Artificial intelligence is having a significant impact on the global labour market, described as hitting “like a tsunami” by International Monetary Fund Managing Director Kristalina Georgieva.

She stated that artificial intelligence is expected to affect 60% of jobs in advanced economies and 40% of jobs worldwide within the next two years during an event in Zurich.

In an event organised by the Swiss Institute of International Studies, associated with the University of Zurich, Kristalina Georgieva said, “We have very little time to get people ready for it, businesses ready for it. It could bring a tremendous increase in productivity if we manage it well, but it can also lead to more misinformation and, of course, more inequality in our society.”

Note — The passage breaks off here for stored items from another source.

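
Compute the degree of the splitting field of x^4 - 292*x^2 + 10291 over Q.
[K:Q] = 4

f factors as (x^2 - 41)(x^2 - 251); the splitting field is K = Q(sqrt(41), sqrt(251)). Since 41, 251, and 10291 are all non-squares in Q, the three subfields Q(sqrt(41)), Q(sqrt(251)), Q(sqrt(10291)) are distinct degree-2 extensions, so [K:Q] = 4 (Klein four Galois group).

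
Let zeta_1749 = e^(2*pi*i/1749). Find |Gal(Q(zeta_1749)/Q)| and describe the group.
|Gal(Q(zeta_1749)/Q)| = phi(1749) = 1040; group ≅ (Z/1749Z)^* ≅ Z/2Z × Z/10Z × Z/52Z

The n-th cyclotomic polynomial Φ_1749(x) is the minimal polynomial of zeta_1749 over Q and has degree phi(1749) = 1040. So Q(zeta_1749) is a degree-1040 Galois extension with Galois group (Z/1749Z)^*. By CRT, (Z/1749Z)^* ≅ (Z/3Z)^* × (Z/11Z)^* × (Z/53Z)^*. Each prime-power unit group is (Z/3Z)^* ≅ Z/2Z; (Z/11Z)^* ≅ Z/10Z; (Z/53Z)^* ≅ Z/52Z. Hence Gal(Q(zeta_1749)/Q) ≅ Z/2Z × Z/10Z × Z/52Z.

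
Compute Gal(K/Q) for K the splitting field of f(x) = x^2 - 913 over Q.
Gal(K/Q) = Z/2Z (cyclic of order 2)

x^2 - 913 is irreducible over Q since 913 is not a rational square. The splitting field Q(sqrt(913)) has degree 2 over Q, and its unique nontrivial automorphism is sqrt(913) ↦ -sqrt(913). Hence Gal(Q(sqrt(913))/Q) = Z/2Z.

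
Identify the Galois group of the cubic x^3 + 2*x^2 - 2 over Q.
Gal(K/Q) = S_3 (symmetric group of order 6)

Compute the discriminant of x^3 + (2)*x^2 + (0)*x + (-2): Δ = -44. Since Δ is not a rational square, the Galois group is not contained in A_3; it must be the full S_3 (irreducibility of the cubic rules out anything smaller).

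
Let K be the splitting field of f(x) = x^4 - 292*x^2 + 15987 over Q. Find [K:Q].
[K:Q] = 4

f factors as (x^2 - 219)(x^2 - 73); the splitting field is K = Q(sqrt(219), sqrt(73)). Since 219, 73, and 15987 are all non-squares in Q, the three subfields Q(sqrt(219)), Q(sqrt(73)), Q(sqrt(15987)) are distinct degree-2 extensions, so [K:Q] = 4 (Klein four Galois group).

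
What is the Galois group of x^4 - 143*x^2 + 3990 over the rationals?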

Kristalina Georgieva mentioned that the world economy has become more susceptible to shocks in recent years, citing the global pandemic in 2020 and the war in Ukraine.

She also anticipated more shocks, especially due to the climate crisis, but noted that the economy has remained remarkably resilient.

“We are not in a global recession,” stated Kristalina Georgieva, who faced heckling from protesters demanding action on climate change and addressing developing world debt.

“Last year there were fears that most economies would slip into recession, that didn’t happen. Inflation that has hit us with a very strong force is on the decline, almost everywhere,” she added.

Swiss National Bank Chairman Thomas Jordan, who also spoke at the event, stated that the battle against inflation in Switzerland has made significant progress.

In April, inflation increased to 1.4 per cent, marking the 11th consecutive month of price rises within the SNB’s target range of 0-2 per cent.

“The outlook for inflation is much better. It looks that for the next few years, inflation could be really in the same range of price stability. But there is a lot of uncertainty,” Thomas Jordan said.